Individual Bargaining

The collective negotation of TV rights between Premier League clubs has so far remained largely untouched. Despite the top flight being decaptitated from the rest of the Football League in 1992, this ostensibly socialist approach to the distribution of wealth has tinges of a hangover from the pre-premier dark ages. Not to ignore the dearth in variation of title-winning teams since then, one can still argue that the league as a whole has at least maintained some semblance of competitiveness.

We should grateful that La Liga is so shamefully two-sided. Barcelona are thrilling to watch of course, but the self-propagating financial superiority that they and Real Madrid enjoy over the rest of the league starkly illuminates the danger of allowing the big boys to plough their own furrow when it comes to TV money. Dave Whelan, the Wigan chairman, has never been one for understatement, but his branding of Ian Ayre’s suggestion that Liverpool sell their own foreign TV rights as “diabolical” is not too far wide of the mark.
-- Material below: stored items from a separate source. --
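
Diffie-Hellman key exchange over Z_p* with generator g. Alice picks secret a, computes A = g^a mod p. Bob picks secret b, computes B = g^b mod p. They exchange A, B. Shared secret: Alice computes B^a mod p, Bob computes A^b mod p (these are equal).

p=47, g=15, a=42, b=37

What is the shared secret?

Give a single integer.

Answer: 3

Derivation:
A = 15^42 mod 47  (bits of 42 = 101010)
  bit 0 = 1: r = r^2 * 15 mod 47 = 1^2 * 15 = 1*15 = 15
  bit 1 = 0: r = r^2 mod 47 = 15^2 = 37
  bit 2 = 1: r = r^2 * 15 mod 47 = 37^2 * 15 = 6*15 = 43
  bit 3 = 0: r = r^2 mod 47 = 43^2 = 16
  bit 4 = 1: r = r^2 * 15 mod 47 = 16^2 * 15 = 21*15 = 33
  bit 5 = 0: r = r^2 mod 47 = 33^2 = 8
  -> A = 8
B = 15^37 mod 47  (bits of 37 = 100101)
  bit 0 = 1: r = r^2 * 15 mod 47 = 1^2 * 15 = 1*15 = 15
  bit 1 = 0: r = r^2 mod 47 = 15^2 = 37
  bit 2 = 0: r = r^2 mod 47 = 37^2 = 6
  bit 3 = 1: r = r^2 * 15 mod 47 = 6^2 * 15 = 36*15 = 23
  bit 4 = 0: r = r^2 mod 47 = 23^2 = 12
  bit 5 = 1: r = r^2 * 15 mod 47 = 12^2 * 15 = 3*15 = 45
  -> B = 45
s = B^a = 45^42 mod 47  (bits of 42 = 101010)
  bit 0 = 1: r = r^2 * 45 mod 47 = 1^2 * 45 = 1*45 = 45
  bit 1 = 0: r = r^2 mod 47 = 45^2 = 4
  bit 2 = 1: r = r^2 * 45 mod 47 = 4^2 * 45 = 16*45 = 15
  bit 3 = 0: r = r^2 mod 47 = 15^2 = 37
  bit 4 = 1: r = r^2 * 45 mod 47 = 37^2 * 45 = 6*45 = 35
  bit 5 = 0: r = r^2 mod 47 = 35^2 = 3
  -> s = B^a = 3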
Ayre’s logic is sound, of course; the Asian markets are dominated by fans of the new-school big 4. But it’s just not as a cut and dried as he is trying to make out. If the big boys start going it alone, then the top flight will be on a one-way trip to La Liga-dom that will take decades to recover from. The Premier League is already two-tiered enough; those with Champions League aspirations, and those trying to avoid relegation. Start breaking up the collective bargaining and you start truly destroying the league. The reason the Premier League is such a successful foreign export is precisely because of the collective bargaining agreement, not in spite of it. Who’s going to pay good money to watch Liverpool tank a load of no-hopers 7-0 every week? No-one. It’s pointless.

What sets the PL apart from La Liga is that most teams believe, on their day, they can be competitive in a one-off fixture against a top 4 side. I’m not talking about a cup tie giant-killing – I can only remember Chelsea putting sand on the pitch to stop a superior team in the last 10 years – I mean a mid or lower mid-table side raising their game a little and getting a result. Man Utd have looked irresistable going forward this season, but you feel they could still be vulnerable at the back, and they will have a rocky patch at some point – they always do. All it takes is one result to trigger a period of uncertainty and lack of confidence.

That’s not to say the league is open, by any means. I’m not naive enough to think that. But I saw Barcelona’s procession to the Spanish title last year, and it was pathetic. Boring. I don’t want the same thing to happen in this country, and that’s why I’m advocating resistance to this newly mooted breakaway from collective bargaining. The finances of almost all the Premier League clubs are screwed and skewed enough without removing the one thing that keeps it interesting.